Engage students with projects that connect content and real-world situations.

This year, our high school geometry students studied angles and the Pythagorean theorem, then designed children’s soccer goals out of bird netting and PVC pipes. The girls first calculated measurements and sketched designs using Microsoft OneNote, a note-taking tool that works great with a stylus. After creating a 3D model of their design using the free website 3Dtin, girls worked in groups to physically build the goals using hand saws and other construction tools. Each group had to document the process, creating a documentary video in Windows MovieMaker, informational report in Google Drive, and assembly instructions in Microsoft Publisher. Knowing that the soccer goals would be used by children made the end product more meaningful for the girls, as they were building for a real purpose.


Expand classroom learning by incorporating design projects into the curriculum.

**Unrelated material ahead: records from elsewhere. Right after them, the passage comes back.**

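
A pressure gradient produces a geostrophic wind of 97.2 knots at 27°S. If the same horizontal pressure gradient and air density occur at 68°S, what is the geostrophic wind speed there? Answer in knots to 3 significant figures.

With the same pressure gradient and density, V_g ∝ 1/f ∝ 1/sin φ.
V₂ = V₁ · sin φ₁ / sin φ₂ = 97.2 × sin 27° / sin 68°
V₂ = 97.2 × 0.4540/0.9272 = 47.6 knots

47.6 knots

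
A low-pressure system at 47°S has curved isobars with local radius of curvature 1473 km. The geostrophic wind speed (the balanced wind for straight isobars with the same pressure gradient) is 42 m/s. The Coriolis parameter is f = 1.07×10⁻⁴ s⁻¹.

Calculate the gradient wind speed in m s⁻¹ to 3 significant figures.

34.5 m s⁻¹

Around a low, centrifugal force acts outward with Coriolis, so pressure-gradient force balances both:
(1/ρ)|∂P/∂n| = fV + V²/R  →  V² + fR·V − fR·V_g = 0
With fR = 1.07×10⁻⁴ × 1473×10³ m = 158 m/s:
V = [−fR + √((fR)² + 4 fR V_g)]/2 = [−158 + √(158² + 4×158×42)]/2 = 34.5 m/s
Subgeostrophic (V < V_g = 42 m/s), as expected around a low.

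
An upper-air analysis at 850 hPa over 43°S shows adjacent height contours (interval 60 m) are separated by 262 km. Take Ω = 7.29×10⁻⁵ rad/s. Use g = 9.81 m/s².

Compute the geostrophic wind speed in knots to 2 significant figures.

44 knots

Coriolis parameter at 43°S:
f = 2Ω sin φ = 2 × 7.29×10⁻⁵ × sin 43° = 9.94×10⁻⁵ s⁻¹
Height gradient: |∂Z/∂n| = 60 m / 262000 m = 2.29×10⁻⁴
On a pressure surface, geostrophic balance gives V_g = (g/f)|∂Z/∂n|:
V_g = 9.81 × 2.29×10⁻⁴ / 9.94×10⁻⁵ = 22.6 m/s
Converting: 22.6 m/s × 1.944 = 44 knots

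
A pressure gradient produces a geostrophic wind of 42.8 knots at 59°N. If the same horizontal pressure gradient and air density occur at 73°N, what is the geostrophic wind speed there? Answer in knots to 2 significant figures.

38 knots

With the same pressure gradient and density, V_g ∝ 1/f ∝ 1/sin φ.
V₂ = V₁ · sin φ₁ / sin φ₂ = 42.8 × sin 59° / sin 73°
V₂ = 42.8 × 0.8572/0.9563 = 38 knots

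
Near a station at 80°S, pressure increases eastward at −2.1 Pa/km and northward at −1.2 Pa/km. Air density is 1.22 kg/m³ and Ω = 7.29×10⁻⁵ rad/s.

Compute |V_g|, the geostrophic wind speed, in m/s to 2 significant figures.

14 m/s

Coriolis parameter at 80°S:
f = 2Ω sin φ = 2 × 7.29×10⁻⁵ × sin 80° = 1.44×10⁻⁴ s⁻¹
In the Southern Hemisphere f is negative: f = −1.44×10⁻⁴ s⁻¹.
Component geostrophic relations (x east, y north):
u_g = −(1/(fρ)) ∂P/∂y,  v_g = (1/(fρ)) ∂P/∂x
u_g = −(−1.2×10⁻³)/(−1.44×10⁻⁴ × 1.22) = −6.85 m/s;  v_g = (−2.1×10⁻³)/(−1.44×10⁻⁴ × 1.22) = 12.0 m/s
|V_g| = √(u_g² + v_g²) = 13.8 m/s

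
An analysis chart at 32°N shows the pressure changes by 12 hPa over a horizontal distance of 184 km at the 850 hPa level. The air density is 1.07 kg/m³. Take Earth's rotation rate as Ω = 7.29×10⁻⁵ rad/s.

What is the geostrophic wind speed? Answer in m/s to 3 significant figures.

Coriolis parameter at 32°N:
f = 2Ω sin φ = 2 × 7.29×10⁻⁵ × sin 32° = 7.73×10⁻⁵ s⁻¹
Pressure gradient: |∂P/∂n| = 1200 Pa / 184000 m = 6.52×10⁻³ Pa/m
Geostrophic balance (pressure-gradient force = Coriolis force):
V_g = (1/(fρ)) |∂P/∂n| = 6.52×10⁻³ / (7.73×10⁻⁵ × 1.07) = 78.9 m/s

78.9 m/s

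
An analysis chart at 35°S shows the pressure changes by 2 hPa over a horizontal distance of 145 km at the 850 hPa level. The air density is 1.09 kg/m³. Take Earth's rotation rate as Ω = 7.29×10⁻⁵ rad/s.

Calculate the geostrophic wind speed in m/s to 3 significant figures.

15.1 m/s

Coriolis parameter at 35°S:
f = 2Ω sin φ = 2 × 7.29×10⁻⁵ × sin 35° = 8.36×10⁻⁵ s⁻¹
Pressure gradient: |∂P/∂n| = 200 Pa / 145000 m = 1.38×10⁻³ Pa/m
Geostrophic balance (pressure-gradient force = Coriolis force):
V_g = (1/(fρ)) |∂P/∂n| = 1.38×10⁻³ / (8.36×10⁻⁵ × 1.09) = 15.1 m/s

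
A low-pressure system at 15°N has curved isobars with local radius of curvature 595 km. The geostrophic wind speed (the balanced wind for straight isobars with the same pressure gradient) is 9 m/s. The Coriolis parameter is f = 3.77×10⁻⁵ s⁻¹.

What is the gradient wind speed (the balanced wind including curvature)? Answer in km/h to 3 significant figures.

24.8 km/h

Around a low, centrifugal force acts outward with Coriolis, so pressure-gradient force balances both:
(1/ρ)|∂P/∂n| = fV + V²/R  →  V² + fR·V − fR·V_g = 0
With fR = 3.77×10⁻⁵ × 595×10³ m = 22.4 m/s:
V = [−fR + √((fR)² + 4 fR V_g)]/2 = [−22.4 + √(22.4² + 4×22.4×9)]/2 = 6.89 m/s
Subgeostrophic (V < V_g = 9 m/s), as expected around a low.
Converting: 6.89 m/s × 3.6 = 24.8 km/h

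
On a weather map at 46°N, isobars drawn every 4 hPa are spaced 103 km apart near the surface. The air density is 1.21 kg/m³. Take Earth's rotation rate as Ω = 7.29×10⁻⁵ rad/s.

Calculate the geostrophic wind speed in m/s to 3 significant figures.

Coriolis parameter at 46°N:
f = 2Ω sin φ = 2 × 7.29×10⁻⁵ × sin 46° = 1.05×10⁻⁴ s⁻¹
Pressure gradient: |∂P/∂n| = 400 Pa / 103000 m = 3.88×10⁻³ Pa/m
Geostrophic balance (pressure-gradient force = Coriolis force):
V_g = (1/(fρ)) |∂P/∂n| = 3.88×10⁻³ / (1.05×10⁻⁴ × 1.21) = 30.6 m/s

30.6 m/s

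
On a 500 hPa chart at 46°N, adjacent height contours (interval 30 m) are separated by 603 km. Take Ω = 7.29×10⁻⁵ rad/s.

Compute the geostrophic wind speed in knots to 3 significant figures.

9.05 knots

Coriolis parameter at 46°N:
f = 2Ω sin φ = 2 × 7.29×10⁻⁵ × sin 46° = 1.05×10⁻⁴ s⁻¹
Height gradient: |∂Z/∂n| = 30 m / 603000 m = 4.98×10⁻⁵
On a pressure surface, geostrophic balance gives V_g = (g/f)|∂Z/∂n|:
V_g = 9.81 × 4.98×10⁻⁵ / 1.05×10⁻⁴ = 4.65 m/s
Converting: 4.65 m/s × 1.944 = 9.05 knots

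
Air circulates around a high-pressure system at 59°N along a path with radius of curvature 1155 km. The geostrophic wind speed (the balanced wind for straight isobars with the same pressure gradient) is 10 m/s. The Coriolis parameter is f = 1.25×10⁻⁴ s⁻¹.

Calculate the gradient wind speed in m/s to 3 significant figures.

10.8 m/s

Around a high, pressure-gradient force acts outward with centrifugal, so Coriolis balances both:
fV = (1/ρ)|∂P/∂n| + V²/R  →  V² − fR·V + fR·V_g = 0
With fR = 1.25×10⁻⁴ × 1155×10³ m = 144 m/s:
V = [fR − √((fR)² − 4 fR V_g)]/2 = [144 − √(144² − 4×144×10)]/2 = 10.8 m/s
Supergeostrophic (V > V_g = 10 m/s), as expected around a high.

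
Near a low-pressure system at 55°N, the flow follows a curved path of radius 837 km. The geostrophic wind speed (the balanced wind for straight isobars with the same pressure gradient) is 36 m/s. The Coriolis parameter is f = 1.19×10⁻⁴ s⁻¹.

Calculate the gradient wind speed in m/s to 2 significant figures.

Around a low, centrifugal force acts outward with Coriolis, so pressure-gradient force balances both:
(1/ρ)|∂P/∂n| = fV + V²/R  →  V² + fR·V − fR·V_g = 0
With fR = 1.19×10⁻⁴ × 837×10³ m = 99.6 m/s:
V = [−fR + √((fR)² + 4 fR V_g)]/2 = [−99.6 + √(99.6² + 4×99.6×36)]/2 = 28.1 m/s
Subgeostrophic (V < V_g = 36 m/s), as expected around a low.

28 m/s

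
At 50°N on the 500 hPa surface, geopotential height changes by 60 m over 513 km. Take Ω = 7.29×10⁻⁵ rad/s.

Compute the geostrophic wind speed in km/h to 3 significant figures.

37.0 km/h

Coriolis parameter at 50°N:
f = 2Ω sin φ = 2 × 7.29×10⁻⁵ × sin 50° = 1.12×10⁻⁴ s⁻¹
Height gradient: |∂Z/∂n| = 60 m / 513000 m = 1.17×10⁻⁴
On a pressure surface, geostrophic balance gives V_g = (g/f)|∂Z/∂n|:
V_g = 9.81 × 1.17×10⁻⁴ / 1.12×10⁻⁴ = 10.3 m/s
Converting: 10.3 m/s × 3.6 = 37.0 km/h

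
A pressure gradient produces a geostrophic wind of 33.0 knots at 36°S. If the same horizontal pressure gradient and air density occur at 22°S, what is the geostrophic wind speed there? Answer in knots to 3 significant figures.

51.8 knots

With the same pressure gradient and density, V_g ∝ 1/f ∝ 1/sin φ.
V₂ = V₁ · sin φ₁ / sin φ₂ = 33.0 × sin 36° / sin 22°
V₂ = 33.0 × 0.5878/0.3746 = 51.8 knots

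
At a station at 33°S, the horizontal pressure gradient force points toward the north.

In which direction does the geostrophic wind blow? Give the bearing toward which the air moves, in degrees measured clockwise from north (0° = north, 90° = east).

The pressure-gradient force points toward the north (bearing 000°).
Geostrophic balance: in the Southern Hemisphere the Coriolis force deflects motion to the left, so the geostrophic wind blows 90° to the left of the pressure-gradient force (low pressure on the right).
Rotating 000° by 90° counterclockwise gives 270° — the wind blows toward the west.

270°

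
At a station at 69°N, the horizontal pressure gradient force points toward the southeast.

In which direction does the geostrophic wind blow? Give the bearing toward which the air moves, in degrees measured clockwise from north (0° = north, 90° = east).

225°

The pressure-gradient force points toward the southeast (bearing 135°).
Geostrophic balance: in the Northern Hemisphere the Coriolis force deflects motion to the right, so the geostrophic wind blows 90° to the right of the pressure-gradient force (low pressure on the left).
Rotating 135° by 90° clockwise gives 225° — the wind blows toward the southwest.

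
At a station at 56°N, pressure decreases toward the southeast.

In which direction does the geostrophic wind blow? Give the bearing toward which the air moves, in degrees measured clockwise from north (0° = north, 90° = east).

225°

The pressure-gradient force points toward the southeast (bearing 135°).
Geostrophic balance: in the Northern Hemisphere the Coriolis force deflects motion to the right, so the geostrophic wind blows 90° to the right of the pressure-gradient force (low pressure on the left).
Rotating 135° by 90° clockwise gives 225° — the wind blows toward the southwest.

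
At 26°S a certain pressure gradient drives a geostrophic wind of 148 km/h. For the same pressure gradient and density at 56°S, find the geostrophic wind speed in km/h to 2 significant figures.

78 km/h

With the same pressure gradient and density, V_g ∝ 1/f ∝ 1/sin φ.
V₂ = V₁ · sin φ₁ / sin φ₂ = 148 × sin 26° / sin 56°
V₂ = 148 × 0.4384/0.8290 = 78 km/h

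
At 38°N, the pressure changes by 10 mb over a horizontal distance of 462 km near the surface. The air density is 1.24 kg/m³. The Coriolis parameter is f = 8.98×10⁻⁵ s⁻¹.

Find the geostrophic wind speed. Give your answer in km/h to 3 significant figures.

70.0 km/h

Pressure gradient: |∂P/∂n| = 1000 Pa / 462000 m = 2.16×10⁻³ Pa/m
Geostrophic balance (pressure-gradient force = Coriolis force):
V_g = (1/(fρ)) |∂P/∂n| = 2.16×10⁻³ / (8.98×10⁻⁵ × 1.24) = 19.4 m/s
Converting: 19.4 m/s × 3.6 = 70.0 km/h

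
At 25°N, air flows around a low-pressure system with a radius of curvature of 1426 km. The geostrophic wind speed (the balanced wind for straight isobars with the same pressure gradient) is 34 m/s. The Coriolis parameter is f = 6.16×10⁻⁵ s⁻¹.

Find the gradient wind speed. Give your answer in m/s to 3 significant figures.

26.2 m/s

Around a low, centrifugal force acts outward with Coriolis, so pressure-gradient force balances both:
(1/ρ)|∂P/∂n| = fV + V²/R  →  V² + fR·V − fR·V_g = 0
With fR = 6.16×10⁻⁵ × 1426×10³ m = 87.8 m/s:
V = [−fR + √((fR)² + 4 fR V_g)]/2 = [−87.8 + √(87.8² + 4×87.8×34)]/2 = 26.2 m/s
Subgeostrophic (V < V_g = 34 m/s), as expected around a low.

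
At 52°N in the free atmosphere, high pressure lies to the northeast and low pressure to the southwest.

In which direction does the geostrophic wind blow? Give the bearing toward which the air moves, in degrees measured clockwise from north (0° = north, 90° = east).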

In seventh-grade science, the girls are hired as science experts to consult on a variety of projects from bridge design to toy invention. During the bridge design project, the girls first studied civil engineering and physics principles using interactive websites like BrainPOP, then reported their findings using the multimedia slideshow creation website VoiceThread. The girls were given a design problem -- design a bridge that will hold vehicular traffic over a canyon -- and then set to work. They used the modeling software SketchUp to create designs and then built actual bridge models using popsicle sticks and glue. The most fun part of the project was testing the popsicle stick models -- even though the models were tested until failure (meaning lots of surprised squeals and broken popsicle sticks). This was an important lesson, showing the girls that failure is a learning opportunity and that designing requires persistence and many iterations before finding the ultimate product design.


Explore ways to connect subject areas through experimenting with new ways of doing, learning, and thinking.

Knowing how to code and program is a powerful tool for harnessing the power of technology. The world needs more people, and especially girls, who know how to code. Thankfully, there are a variety of tools for introducing students to coding and problem-solving in fun, interactive ways. Our fifth-grade girls re-create scenes from the play The Miracle Worker using Alice, free software that teaches object-oriented programming. The entire middle school participated in Hour of Code, then eighth-grade girls explored coding further through Scratch and JavaScript on Khan Academy. The girls were excited for the opportunity to be creative in math class. The project sparked some girls’ interest, inspiring them to continue coding just for fun. One day you may even download an app or visit a website created by one of these girls!